Closed wareya closed 6 years ago
It seems that different language's definitions are now placed in their own senses.
Before:
<entry>
<ent_seq>1797990</ent_seq>
<k_ele>
<keb>常人</keb>
</k_ele>
<r_ele>
<reb>じょうじん</reb>
</r_ele>
<sense>
<pos>&n;</pos>
<gloss>ordinary person</gloss>
<gloss>run-of-the-mill people</gloss>
<gloss>John Doe</gloss>
<gloss>Jane Doe</gloss>
<gloss xml:lang="ger">normaler (m) Mensch</gloss>
<gloss xml:lang="ger">(m) Durchschnittsmensch</gloss>
<gloss xml:lang="ger">(m) Mann von der Straße</gloss>
<gloss xml:lang="rus">заурядный человек, простой смертный; простой человек</gloss>
<gloss xml:lang="spa">persona normal y corriente</gloss>
</sense>
</entry>
After:
<entry>
<ent_seq>1797990</ent_seq>
<k_ele>
<keb>常人</keb>
</k_ele>
<r_ele>
<reb>じょうじん</reb>
</r_ele>
<sense>
<pos>&n;</pos>
<gloss>ordinary person</gloss>
<gloss>run-of-the-mill people</gloss>
<gloss>John Doe</gloss>
<gloss>Jane Doe</gloss>
</sense>
<sense>
<gloss xml:lang="ger">(n) normaler (m) Mensch</gloss>
<gloss xml:lang="ger">(m) Durchschnittsmensch</gloss>
<gloss xml:lang="ger">(m) Mann von der Straße</gloss>
</sense>
<sense>
<gloss xml:lang="rus">заурядный человек, простой смертный; простой человек</gloss>
</sense>
<sense>
<gloss xml:lang="spa">persona normal y corriente</gloss>
</sense>
</entry>
Wow, EDICT still gets updated? That's nice. Shame they change the format like this, though when I was writing the implementation for this I was wondering why all the other languages were always crammed into the first English sense, so that's probably for the better.

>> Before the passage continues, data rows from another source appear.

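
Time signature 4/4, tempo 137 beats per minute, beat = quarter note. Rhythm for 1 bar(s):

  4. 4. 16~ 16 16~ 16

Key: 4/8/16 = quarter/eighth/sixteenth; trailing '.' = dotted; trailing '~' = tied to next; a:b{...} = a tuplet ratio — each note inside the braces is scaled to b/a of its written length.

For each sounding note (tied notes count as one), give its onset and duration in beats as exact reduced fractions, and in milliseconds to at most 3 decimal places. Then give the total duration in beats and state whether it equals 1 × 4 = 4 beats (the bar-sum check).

1) 0.0ms=0b +656.934ms=3/2b
2) 656.934ms=3/2b +656.934ms=3/2b
3) 1313.869ms=3b +218.978ms=1/2b
4) 1532.847ms=7/2b +218.978ms=1/2b
Σ=4b of 4 (137bpm 4/4) — PASS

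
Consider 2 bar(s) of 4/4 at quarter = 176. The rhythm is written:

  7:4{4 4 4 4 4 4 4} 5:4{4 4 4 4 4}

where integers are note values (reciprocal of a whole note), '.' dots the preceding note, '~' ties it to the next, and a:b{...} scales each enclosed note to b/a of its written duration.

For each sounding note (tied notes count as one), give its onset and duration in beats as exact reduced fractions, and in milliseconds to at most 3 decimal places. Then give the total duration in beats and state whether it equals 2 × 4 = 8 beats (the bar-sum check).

1) 0.0ms=0b +194.805ms=4/7b
2) 194.805ms=4/7b +194.805ms=4/7b
3) 389.61ms=8/7b +194.805ms=4/7b
4) 584.416ms=12/7b +194.805ms=4/7b
5) 779.221ms=16/7b +194.805ms=4/7b
6) 974.026ms=20/7b +194.805ms=4/7b
7) 1168.831ms=24/7b +194.805ms=4/7b
8) 1363.636ms=4b +272.727ms=4/5b
9) 1636.364ms=24/5b +272.727ms=4/5b
10) 1909.091ms=28/5b +272.727ms=4/5b
11) 2181.818ms=32/5b +272.727ms=4/5b
12) 2454.545ms=36/5b +272.727ms=4/5b
Σ=8b of 8 (176bpm 4/4) — PASS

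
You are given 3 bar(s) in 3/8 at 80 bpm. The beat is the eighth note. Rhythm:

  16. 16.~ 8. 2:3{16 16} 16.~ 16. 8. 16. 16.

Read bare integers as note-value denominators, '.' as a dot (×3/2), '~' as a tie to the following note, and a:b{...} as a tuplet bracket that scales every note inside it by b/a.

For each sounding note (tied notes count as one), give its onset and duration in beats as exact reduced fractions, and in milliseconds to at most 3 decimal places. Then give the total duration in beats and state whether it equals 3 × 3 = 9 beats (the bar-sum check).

1) 0.0ms=0b +562.5ms=3/4b
2) 562.5ms=3/4b +1687.5ms=9/4b
3) 2250.0ms=3b +562.5ms=3/4b
4) 2812.5ms=15/4b +562.5ms=3/4b
5) 3375.0ms=9/2b +1125.0ms=3/2b
6) 4500.0ms=6b +1125.0ms=3/2b
7) 5625.0ms=15/2b +562.5ms=3/4b
8) 6187.5ms=33/4b +562.5ms=3/4b
Σ=9b of 9 (80bpm 3/8) — PASS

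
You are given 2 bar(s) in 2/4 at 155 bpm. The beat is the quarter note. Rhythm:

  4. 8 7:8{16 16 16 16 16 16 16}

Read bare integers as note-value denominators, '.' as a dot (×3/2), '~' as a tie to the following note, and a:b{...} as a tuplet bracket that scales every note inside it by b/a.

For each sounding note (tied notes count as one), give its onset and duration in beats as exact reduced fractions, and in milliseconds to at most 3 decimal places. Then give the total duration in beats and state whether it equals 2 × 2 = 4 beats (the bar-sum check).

1) 0.0ms=0b +580.645ms=3/2b
2) 580.645ms=3/2b +193.548ms=1/2b
3) 774.194ms=2b +110.599ms=2/7b
4) 884.793ms=16/7b +110.599ms=2/7b
5) 995.392ms=18/7b +110.599ms=2/7b
6) 1105.991ms=20/7b +110.599ms=2/7b
7) 1216.59ms=22/7b +110.599ms=2/7b
8) 1327.189ms=24/7b +110.599ms=2/7b
9) 1437.788ms=26/7b +110.599ms=2/7b
Σ=4b of 4 (155bpm 2/4) — PASS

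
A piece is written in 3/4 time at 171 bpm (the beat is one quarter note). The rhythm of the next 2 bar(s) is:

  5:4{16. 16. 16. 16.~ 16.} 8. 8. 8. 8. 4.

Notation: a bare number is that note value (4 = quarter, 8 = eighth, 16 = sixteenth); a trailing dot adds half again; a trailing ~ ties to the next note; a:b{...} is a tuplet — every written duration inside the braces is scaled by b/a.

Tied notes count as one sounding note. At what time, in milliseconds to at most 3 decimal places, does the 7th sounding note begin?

1. 0.0ms @ 0 + 105.263ms (3/10)
2. 105.263ms @ 3/10 + 105.263ms (3/10)
3. 210.526ms @ 3/5 + 105.263ms (3/10)
4. 315.789ms @ 9/10 + 210.526ms (3/5)
5. 526.316ms @ 3/2 + 263.158ms (3/4)
6. 789.474ms @ 9/4 + 263.158ms (3/4)
7. 1052.632ms @ 3 + 263.158ms (3/4)
8. 1315.789ms @ 15/4 + 263.158ms (3/4)
9. 1578.947ms @ 9/2 + 526.316ms (3/2)

note 7 onset = 3b = 1052.632ms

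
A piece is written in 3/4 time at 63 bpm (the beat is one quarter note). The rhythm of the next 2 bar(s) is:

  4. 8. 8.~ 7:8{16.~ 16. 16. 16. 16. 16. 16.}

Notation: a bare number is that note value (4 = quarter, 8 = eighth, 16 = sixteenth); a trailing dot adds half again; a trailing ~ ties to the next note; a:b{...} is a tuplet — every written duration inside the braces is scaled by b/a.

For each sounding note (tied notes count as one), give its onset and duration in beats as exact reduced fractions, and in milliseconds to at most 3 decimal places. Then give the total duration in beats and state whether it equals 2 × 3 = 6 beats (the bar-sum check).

1) 0.0ms=0b +1428.571ms=3/2b
2) 1428.571ms=3/2b +714.286ms=3/4b
3) 2142.857ms=9/4b +1530.612ms=45/28b
4) 3673.469ms=27/7b +408.163ms=3/7b
5) 4081.633ms=30/7b +408.163ms=3/7b
6) 4489.796ms=33/7b +408.163ms=3/7b
7) 4897.959ms=36/7b +408.163ms=3/7b
8) 5306.122ms=39/7b +408.163ms=3/7b
Σ=6b of 6 (63bpm 3/4) — PASS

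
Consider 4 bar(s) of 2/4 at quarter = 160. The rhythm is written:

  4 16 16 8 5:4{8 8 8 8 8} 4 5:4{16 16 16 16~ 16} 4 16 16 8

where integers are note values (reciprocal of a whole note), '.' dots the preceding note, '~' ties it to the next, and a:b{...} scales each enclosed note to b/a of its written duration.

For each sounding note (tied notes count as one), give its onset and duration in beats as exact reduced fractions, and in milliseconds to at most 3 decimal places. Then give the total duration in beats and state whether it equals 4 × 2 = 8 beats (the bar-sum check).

1) 0.0ms=0b +375.0ms=1b
2) 375.0ms=1b +93.75ms=1/4b
3) 468.75ms=5/4b +93.75ms=1/4b
4) 562.5ms=3/2b +187.5ms=1/2b
5) 750.0ms=2b +150.0ms=2/5b
6) 900.0ms=12/5b +150.0ms=2/5b
7) 1050.0ms=14/5b +150.0ms=2/5b
8) 1200.0ms=16/5b +150.0ms=2/5b
9) 1350.0ms=18/5b +150.0ms=2/5b
10) 1500.0ms=4b +375.0ms=1b
11) 1875.0ms=5b +75.0ms=1/5b
12) 1950.0ms=26/5b +75.0ms=1/5b
13) 2025.0ms=27/5b +75.0ms=1/5b
14) 2100.0ms=28/5b +150.0ms=2/5b
15) 2250.0ms=6b +375.0ms=1b
16) 2625.0ms=7b +93.75ms=1/4b
17) 2718.75ms=29/4b +93.75ms=1/4b
18) 2812.5ms=15/2b +187.5ms=1/2b
Σ=8b of 8 (160bpm 2/4) — PASS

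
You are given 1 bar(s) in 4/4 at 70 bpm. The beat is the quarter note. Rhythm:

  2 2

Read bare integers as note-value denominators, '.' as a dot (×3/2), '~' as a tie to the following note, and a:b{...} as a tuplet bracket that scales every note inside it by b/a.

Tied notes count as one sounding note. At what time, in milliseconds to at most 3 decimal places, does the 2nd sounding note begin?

note 2 onset = 2b = 1714.286ms

1. 0.0ms @ 0 + 1714.286ms (2)
2. 1714.286ms @ 2 + 1714.286ms (2)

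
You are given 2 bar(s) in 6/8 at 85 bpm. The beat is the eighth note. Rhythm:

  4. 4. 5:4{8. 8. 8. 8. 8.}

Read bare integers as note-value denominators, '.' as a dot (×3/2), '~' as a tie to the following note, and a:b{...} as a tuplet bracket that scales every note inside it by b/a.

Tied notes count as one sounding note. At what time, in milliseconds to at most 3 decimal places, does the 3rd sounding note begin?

note 3 onset = 6b = 4235.294ms

1. 0.0ms @ 0 + 2117.647ms (3)
2. 2117.647ms @ 3 + 2117.647ms (3)
3. 4235.294ms @ 6 + 847.059ms (6/5)
4. 5082.353ms @ 36/5 + 847.059ms (6/5)
5. 5929.412ms @ 42/5 + 847.059ms (6/5)
6. 6776.471ms @ 48/5 + 847.059ms (6/5)
7. 7623.529ms @ 54/5 + 847.059ms (6/5)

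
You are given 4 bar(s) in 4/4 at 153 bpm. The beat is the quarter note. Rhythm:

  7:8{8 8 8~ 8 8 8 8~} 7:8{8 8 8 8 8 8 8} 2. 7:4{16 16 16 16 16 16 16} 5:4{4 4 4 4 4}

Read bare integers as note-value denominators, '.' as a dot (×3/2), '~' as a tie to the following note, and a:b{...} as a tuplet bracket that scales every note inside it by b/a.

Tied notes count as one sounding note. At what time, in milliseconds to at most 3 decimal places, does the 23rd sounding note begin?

note 23 onset = 68/5b = 5333.333ms

1. 0.0ms @ 0 + 224.09ms (4/7)
2. 224.09ms @ 4/7 + 224.09ms (4/7)
3. 448.179ms @ 8/7 + 448.179ms (8/7)
4. 896.359ms @ 16/7 + 224.09ms (4/7)
5. 1120.448ms @ 20/7 + 224.09ms (4/7)
6. 1344.538ms @ 24/7 + 448.179ms (8/7)
7. 1792.717ms @ 32/7 + 224.09ms (4/7)
8. 2016.807ms @ 36/7 + 224.09ms (4/7)
9. 2240.896ms @ 40/7 + 224.09ms (4/7)
10. 2464.986ms @ 44/7 + 224.09ms (4/7)
11. 2689.076ms @ 48/7 + 224.09ms (4/7)
12. 2913.165ms @ 52/7 + 224.09ms (4/7)
13. 3137.255ms @ 8 + 1176.471ms (3)
14. 4313.725ms @ 11 + 56.022ms (1/7)
15. 4369.748ms @ 78/7 + 56.022ms (1/7)
16. 4425.77ms @ 79/7 + 56.022ms (1/7)
17. 4481.793ms @ 80/7 + 56.022ms (1/7)
18. 4537.815ms @ 81/7 + 56.022ms (1/7)
19. 4593.838ms @ 82/7 + 56.022ms (1/7)
20. 4649.86ms @ 83/7 + 56.022ms (1/7)
21. 4705.882ms @ 12 + 313.725ms (4/5)
22. 5019.608ms @ 64/5 + 313.725ms (4/5)
23. 5333.333ms @ 68/5 + 313.725ms (4/5)
24. 5647.059ms @ 72/5 + 313.725ms (4/5)
25. 5960.784ms @ 76/5 + 313.725ms (4/5)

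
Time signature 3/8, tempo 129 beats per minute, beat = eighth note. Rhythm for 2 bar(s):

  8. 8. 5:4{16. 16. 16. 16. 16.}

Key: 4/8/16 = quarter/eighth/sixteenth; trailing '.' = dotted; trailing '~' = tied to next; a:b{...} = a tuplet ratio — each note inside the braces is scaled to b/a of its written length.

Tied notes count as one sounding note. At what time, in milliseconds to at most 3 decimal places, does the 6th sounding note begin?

note 6 onset = 24/5b = 2232.558ms

1. 0.0ms @ 0 + 697.674ms (3/2)
2. 697.674ms @ 3/2 + 697.674ms (3/2)
3. 1395.349ms @ 3 + 279.07ms (3/5)
4. 1674.419ms @ 18/5 + 279.07ms (3/5)
5. 1953.488ms @ 21/5 + 279.07ms (3/5)
6. 2232.558ms @ 24/5 + 279.07ms (3/5)
7. 2511.628ms @ 27/5 + 279.07ms (3/5)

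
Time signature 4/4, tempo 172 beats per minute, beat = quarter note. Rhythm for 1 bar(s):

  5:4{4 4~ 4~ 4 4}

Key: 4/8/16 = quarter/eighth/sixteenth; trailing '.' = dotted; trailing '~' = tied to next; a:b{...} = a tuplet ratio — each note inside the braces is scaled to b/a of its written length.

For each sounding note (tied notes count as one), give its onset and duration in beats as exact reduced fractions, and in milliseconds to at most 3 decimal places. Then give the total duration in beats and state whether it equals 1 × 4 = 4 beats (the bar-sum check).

1) 0.0ms=0b +279.07ms=4/5b
2) 279.07ms=4/5b +837.209ms=12/5b
3) 1116.279ms=16/5b +279.07ms=4/5b
Σ=4b of 4 (172bpm 4/4) — PASS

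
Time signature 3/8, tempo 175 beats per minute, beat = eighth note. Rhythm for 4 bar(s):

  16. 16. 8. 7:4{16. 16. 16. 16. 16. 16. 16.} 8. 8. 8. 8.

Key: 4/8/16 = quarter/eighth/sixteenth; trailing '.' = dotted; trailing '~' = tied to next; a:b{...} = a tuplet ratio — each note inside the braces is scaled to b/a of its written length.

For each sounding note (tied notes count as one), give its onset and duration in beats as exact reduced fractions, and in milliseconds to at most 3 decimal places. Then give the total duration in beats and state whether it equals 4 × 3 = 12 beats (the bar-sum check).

1) 0.0ms=0b +257.143ms=3/4b
2) 257.143ms=3/4b +257.143ms=3/4b
3) 514.286ms=3/2b +514.286ms=3/2b
4) 1028.571ms=3b +146.939ms=3/7b
5) 1175.51ms=24/7b +146.939ms=3/7b
6) 1322.449ms=27/7b +146.939ms=3/7b
7) 1469.388ms=30/7b +146.939ms=3/7b
8) 1616.327ms=33/7b +146.939ms=3/7b
9) 1763.265ms=36/7b +146.939ms=3/7b
10) 1910.204ms=39/7b +146.939ms=3/7b
11) 2057.143ms=6b +514.286ms=3/2b
12) 2571.429ms=15/2b +514.286ms=3/2b
13) 3085.714ms=9b +514.286ms=3/2b
14) 3600.0ms=21/2b +514.286ms=3/2b
Σ=12b of 12 (175bpm 3/8) — PASS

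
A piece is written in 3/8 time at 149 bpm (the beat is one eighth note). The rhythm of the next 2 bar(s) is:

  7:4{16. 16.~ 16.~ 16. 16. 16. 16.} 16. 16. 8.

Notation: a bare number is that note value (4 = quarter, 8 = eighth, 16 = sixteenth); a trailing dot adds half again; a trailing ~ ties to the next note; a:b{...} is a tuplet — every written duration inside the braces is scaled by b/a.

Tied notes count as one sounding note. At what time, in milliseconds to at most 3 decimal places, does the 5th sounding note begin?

note 5 onset = 18/7b = 1035.475ms

1. 0.0ms @ 0 + 172.579ms (3/7)
2. 172.579ms @ 3/7 + 517.737ms (9/7)
3. 690.316ms @ 12/7 + 172.579ms (3/7)
4. 862.895ms @ 15/7 + 172.579ms (3/7)
5. 1035.475ms @ 18/7 + 172.579ms (3/7)
6. 1208.054ms @ 3 + 302.013ms (3/4)
7. 1510.067ms @ 15/4 + 302.013ms (3/4)
8. 1812.081ms @ 9/2 + 604.027ms (3/2)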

The bug shouldn't be too difficult to fix, the parser simply assumed all senses had (english) text to them until now.
That took longer than it should've. Github doesn't like me committing 100MB files so I couldn't update JMDict in the repository, but the code should now work with the new dictionary file if updated manually.
In the future, it might be a good idea to download it as part of the compilation process instead of having it in the repo. I think most public projects that use large files do something like that, if they don't want to use proprietary VCSs or weird git extensions.